Treatment of lupus cystitis and refractory lupus cystitis

Table 2

Immunosuppressive drugs used in cases with favorable clinical outcomes

CYC: cyclophosphamide; MMF: mycophenolate mofetil; IV: intravenous

Author and year	Drug and dosage	Initial symptoms	Complications	Reference
Castaño-González, et al., 2019	Methylprednisolone 1 gram daily for 3 days and CYC at 750 mg/m2 (IV)	Abdominal pain and dysuria	Intestinal pseudo-obstruction and right hydroureteronephrosis	[30]
Kaneshita S, et al., 2017	Methylprednisolone 60 mg daily	Vomiting and diarrhea	Hydronephrosis of the right kidney	[31]
Harris CR, et al., 2015	Methylprednisolone and MMF (doses not mentioned)	Abdominal pain, facial rash, dysuria, and fatigue	Mild bilateral hydroureteronephrosis	[22]
Mukhopadhyay S, et al., 2015	Methylprednisolone 1 gram daily for 3 days and CYC 500 mg every 2 weeks for 6 doses (IV)	Fever, abdominal pain, urgency, and vomiting	Bilateral hydronephrosis and ascites	[3]
Kinoshita K, et al., 2008	Methylprednisolone 750-1000 mg for 3 days (IV)	Nausea, vomiting, abdominal pain, and diarrhea	Bilateral hydronephrosis	[32]
Koh JH, et al., 2015	Prednisone with an average of 60 mg per day, vincristine, MMF, and CYC (without specified dose)	Nausea, vomiting, abdominal pain, and diarrhea	Ureteritis, lupus mesenteric vasculitis	[33]

Conclusions

Even though lupus cystitis is an entity with very low prevalence, ignoring its diagnosis would lead to devastating complications derived from the obstruction of the urinary system, resulting in irreversible kidney damage.
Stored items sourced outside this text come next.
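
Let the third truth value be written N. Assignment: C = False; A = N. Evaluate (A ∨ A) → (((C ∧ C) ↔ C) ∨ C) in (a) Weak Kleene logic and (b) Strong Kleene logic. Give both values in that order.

In Weak Kleene logic: A ∨ A = N ∨ N = N
C ∧ C = False ∧ False = False
(C ∧ C) ↔ C = False ↔ False = True
((C ∧ C) ↔ C) ∨ C = True ∨ False = True
(A ∨ A) → (((C ∧ C) ↔ C) ∨ C) = N → True = N  [any arg is the third value ⇒ result is the third value]
In Strong Kleene logic: A ∨ A = N ∨ N = N
C ∧ C = False ∧ False = False
(C ∧ C) ↔ C = False ↔ False = True
((C ∧ C) ↔ C) ∨ C = True ∨ False = True
(A ∨ A) → (((C ∧ C) ↔ C) ∨ C) = N → True = True
They differ because Weak Kleene logic and Strong Kleene logic treat N differently under the binary connectives.

N; True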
Among the risk factors to present it, the following stand out: female sex, the presence of anti-DNA, the consumption of C3, a high SLEDAI score, and the coexistence of enteritis or mesenteric vasculitis due to SLE. It is essential to evaluate gastrointestinal symptoms in the first instance since they are the ones that occur most frequently. Abdominopelvic CT continues to be the method of choice for establishing the diagnosis and evaluating associated complications. There is no treatment guide based on clinical studies, however, current evidence supports the use of pulses of methylprednisolone and cyclophosphamide, obtaining good results in most of the cases described. The good therapeutic response observed with these drugs is supported by their pathophysiological model whose the central axis is immunocomplex-mediated vasculitis, being very similar to what happens in lupus nephritis. Additionally, refractory cases have been treated with drugs similar to those used in refractory lupus nephritis such as belimumab and tacrolimus. It is vitally important to rule out infectious causes before starting immunosuppression treatment, particularly genitourinary tuberculosis. The reason for its higher prevalence in certain countries of the Asian continent is unknown, although it is presumed that some hereditary or ethnic-related conditions may be predisposing factors. Early diagnosis and treatment of this condition have a great impact on achieving favorable clinical outcomes.